Старый князь не разделял взглядов сына или, лучше сказать, вовсе не имел никакого взгляда и, вследствие преклонного возраста и ослабления способностей, уступил наконец настояниям Матушевича, прибыл в Варшаву и занял предложенный ему высокий пост. Вскоре была совершена непростительная неосторожность: никто не удержал старого князя и он явился на заседание сената в мундире австрийского фельдмаршала, который носил обыкновенно. Вид иностранного мундира в собрании польских патриотов произвел на представителей страны неприятное впечатление. Австрийский мундир уничтожил обаяние седин и знатного имени князя, напомнив полякам обиды, причиненные родине Австрией во время первого раздела и при Марии-Терезии, когда страна была разгромлена с необычайной жестокостью.
К несчастью, эта ошибка оказалась не единственной, которую допустил почтенный старец. Произнося речь в день открытия сейма (26 июня 1812 года), он придал ей оттенок старомодного рыцарства, что не соответствовало ни месту, ни обстоятельствам.

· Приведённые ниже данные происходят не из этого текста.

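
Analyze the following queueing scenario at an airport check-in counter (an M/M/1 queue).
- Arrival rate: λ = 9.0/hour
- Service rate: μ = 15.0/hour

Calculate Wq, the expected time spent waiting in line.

First, compute utilization: ρ = λ/μ = 9.0/15.0 = 0.6000
For M/M/1: Wq = λ/(μ(μ-λ))
Wq = 9.0/(15.0 × (15.0-9.0))
Wq = 9.0/(15.0 × 6.00)
Wq = 0.1000 hours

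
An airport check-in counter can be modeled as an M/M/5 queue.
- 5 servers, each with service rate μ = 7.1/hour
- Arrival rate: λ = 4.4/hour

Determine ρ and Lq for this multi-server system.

Traffic intensity: ρ = λ/(cμ) = 4.4/(5×7.1) = 0.1239
Since ρ = 0.1239 < 1, system is stable.
Offered load a = λ/μ = cρ = 4.4/7.1 = 0.6197
P₀ = [ Σₙ₌₀^4 aⁿ/n! + a^5/(5!(1-ρ)) ]⁻¹
Σ = a^0/0! + a^1/1! + a^2/2! + a^3/3! + a^4/4! = 1.0000 + 0.61972 + 0.19203 + 0.039667 + 0.0061456 = 1.8576
a^5/(5!(1-ρ)) = 0.09141/(120 × 0.8761) = 0.0008695
P₀ = 1/(1.8576 + 0.0008695) = 0.5381
Lq = P₀·a^5·ρ / (5!(1-ρ)²) = 0.53809 × 0.091405 × 0.12394 / (120 × 0.76747) = 0.00006619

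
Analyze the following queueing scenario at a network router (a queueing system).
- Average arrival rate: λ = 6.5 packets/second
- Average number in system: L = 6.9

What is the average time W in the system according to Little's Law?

Little's Law: L = λW, so W = L/λ
W = 6.9/6.5 = 1.0615 seconds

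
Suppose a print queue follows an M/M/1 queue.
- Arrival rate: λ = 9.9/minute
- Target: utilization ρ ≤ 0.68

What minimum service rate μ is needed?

ρ = λ/μ, so μ = λ/ρ
μ ≥ 9.9/0.68 = 14.5588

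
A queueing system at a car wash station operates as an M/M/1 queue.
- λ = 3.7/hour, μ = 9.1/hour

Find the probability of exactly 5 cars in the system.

ρ = λ/μ = 3.7/9.1 = 0.40659
P(n) = (1-ρ)ρⁿ
P(5) = (1-0.40659) × 0.40659^5
P(5) = 0.59341 × 0.011112
P(5) = 0.006594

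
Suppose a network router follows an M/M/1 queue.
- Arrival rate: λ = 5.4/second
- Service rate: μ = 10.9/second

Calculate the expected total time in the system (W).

First, compute utilization: ρ = λ/μ = 5.4/10.9 = 0.4954
For M/M/1: W = 1/(μ-λ)
W = 1/(10.9-5.4) = 1/5.50
W = 0.1818 seconds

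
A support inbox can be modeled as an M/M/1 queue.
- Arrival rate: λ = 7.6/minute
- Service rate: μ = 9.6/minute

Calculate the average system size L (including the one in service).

ρ = λ/μ = 7.6/9.6 = 0.7917
For M/M/1: L = λ/(μ-λ)
L = 7.6/(9.6-7.6) = 7.6/2.00
L = 3.8000 emails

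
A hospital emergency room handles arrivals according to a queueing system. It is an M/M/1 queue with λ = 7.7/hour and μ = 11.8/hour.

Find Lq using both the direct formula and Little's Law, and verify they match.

Method 1 (direct): Lq = λ²/(μ(μ-λ)) = 59.29/(11.8 × 4.10) = 1.2255

Method 2 (Little's Law):
W = 1/(μ-λ) = 1/4.10 = 0.243902
Wq = W - 1/μ = 0.243902 - 0.0847458 = 0.15916
Lq = λWq = 7.7 × 0.15916 = 1.2255 ✔ (matches Method 1)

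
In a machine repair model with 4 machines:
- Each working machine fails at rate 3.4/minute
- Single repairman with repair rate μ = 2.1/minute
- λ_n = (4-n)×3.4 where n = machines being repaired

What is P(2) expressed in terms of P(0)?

P(2)/P(0) = ∏_{i=0}^{2-1} λ_i/μ_{i+1}
= (4-0)×3.4/2.1 × (4-1)×3.4/2.1
= 31.4558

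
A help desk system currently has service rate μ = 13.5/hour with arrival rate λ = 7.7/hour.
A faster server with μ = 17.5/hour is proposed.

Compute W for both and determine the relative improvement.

System 1: ρ₁ = 7.7/13.5 = 0.5704, W₁ = 1/(13.5-7.7) = 0.17241
System 2: ρ₂ = 7.7/17.5 = 0.4400, W₂ = 1/(17.5-7.7) = 0.10204
Improvement: (W₁-W₂)/W₁ = (0.17241-0.10204)/0.17241 = 40.82%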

Начав красноречивым призывом к благороднейшим чувствам поляков, к их героическому самоотвержению и беззаветным жертвам, он обратился к дамам, заполнявшим трибуны, призывая жен, матерей и сестер к патриотическим выступлениям.
Старая княгиня с дочерьми тоже присутствовала в зале, и на речь князя они отвечали восклицаниями и клятвами, вызвавшими лишь смех. Вслед за тем на головы присутствующих посыпались заранее приготовленные кокарды национальных цветов. Несколько этих кокард господин де Прадт послал с курьером в Главную квартиру, чтобы известить императора о впечатлении, которое произвело открытие сейма.
Вышеописанная сцена отдавала театральщиной, а проявления «женского патриотизма» в зале заседаний сейма, где должны были обсуждаться важнейшие вопросы, не могли не показаться неуместными и произвели на благоразумную часть присутствующих гнетущее впечатление. Своим престижем и восьмьюдесятью годами князь мог бы произвести огромное впечатление, если бы, в соответствии с обстоятельствами, призвал поляков к оружию и указал им новый, открывающийся перед ними путь без ненужных экзальтаций и шумных демонстраций. Ничто так не способно взволновать, как возвышенные и глубокие чувства, высказанные простыми словами.
Ответ посла на речь председателя прозвучал так дипломатично и неопределенно, что нуждался в объяснении, и, как всегда происходит в подобных случаях, каждый объяснил его по-своему, но при этом все поняли одно – император не хотел давать никаких обещаний.
Де Прадт (1812)
Смоленск – Смерть графа Грабовского – Собрания во французском посольстве – Вестфальский король в Варшаве – Графиня Валевская у Прадта – Обед в деревне – Комары – Экспромт господина де Бреванна – Французы – Подарок посланника
Наполеон достиг Вильны, не встретив на своем пути ни малейшего сопротивления, и по одному этому можно было понять, что неприятель хочет заманить его в самое сердце России.
Он остановился на несколько дней в столице Литвы и организовал здесь временное правление, подобное тому, которое уже существовало в Великом герцогстве Варшавском. Во главе этого правления был поставлен Биньон. Из Вильно Наполеон двинулся на Смоленск, разбив на эшелоны свои огромные войска.
После каждого перехода какой-либо реки к Прадту являлся курьер, который потом отвозил в Париж бюллетень для «Монитора». От него мы узнавали новости, принимавшиеся населением с восторгом: город устраивал по собственному почину иллюминации, и толпы людей сбегались, чтобы узнать подробности, которые живо интересовали всех, кто имел в армии родственников и друзей.